Montreal’s commercial property market will see gradual improvement over the next 12 to 24 months, as economic output is set to rise
slightly. In 2014, growth is forecast to eclipse the 2 per cent mark, at 2.1 per cent, according to the most recent Conference Board of Canada forecast. This will support stabilization in the region’s business-driven rental markets, industrial and office. Demand will be sufficiently positive, ensuring occupancy levels hold at or near the cycle high. Rents will also stabilize, although there is the possibility for near-term erosion in the office sector due to the introduction of new supply. The retail and multi-family residential rental sectors will post ongoing strength, given a relatively healthy demand-supply dynamic. Stable rental market conditions will be a boon for the investment performance over the next couple of years.
Investment market strength will persist in 2014, in keeping with the current phase of the cycle.
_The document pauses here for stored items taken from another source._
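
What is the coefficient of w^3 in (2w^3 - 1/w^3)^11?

-29568

General term: C(11,j)·(2w^3)^j·(-1/w^3)^(11-j), with w-exponent 3j − 3(11−j) = 6j − 33.
Set 6j − 33 = 3: j = 6.
C(11,6) = 462; 2^6 = 64; (-1)^5 = -1.
Coefficient = 462 · 64 · (-1) = -29568.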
Demand for core property will continue to surpass supply, with plenty of capital from various sources, both private and public, chasing yield. Another solid investment performance is anticipated for the coming year, following a period of attractive returns across all major asset classes in 2013. Property values are expected to stabilize in 2014, ranging at or near the cycle peak. Once again, the challenge for investors will be to source core assets in which to invest.
Halifax’s commercial real estate market will receive a boost in 2014, as the region’s pace of economic growth picks up. The Conference Board of Canada is predicting real Gross Domestic Product will increase by 2.6 per cent in 2014, up markedly from the pace of 2013 which saw the metric rise by 1.7 per cent. The upward shift in output will have a positive effect on Halifax’s commercial rental markets. The resulting office space demand should result in the absorption of at least part of the over 500,000 SF of new inventory being constructed over the next five years. Contract work at the Halifax shipyard will drive job growth, which will benefit the retail sector and the industrial market to a degree. Ongoing stability in the multi-family residential rental sector will persist, boosted by youth employment recovery and migration patterns. The broad rental market stability in all major commercial sectors will also be a benefit to the region’s investment performance over the near term.
Halifax’s commercial property investment market will see strong activity and fundamentals over the near term, with trends similar to those of the past few years. National and local investment groups will continue to look to Halifax for diversification and yields that are typically higher than those of the nation’s larger cities. Strong local commitment to the market will also ensure bidding activity remains aggressive and values at the peak. Transaction volume will be limited only by the availability of product. In short, Halifax’s commercial property market will generate broadly stable fundamentals over the near term, in keeping with the medium-term trend.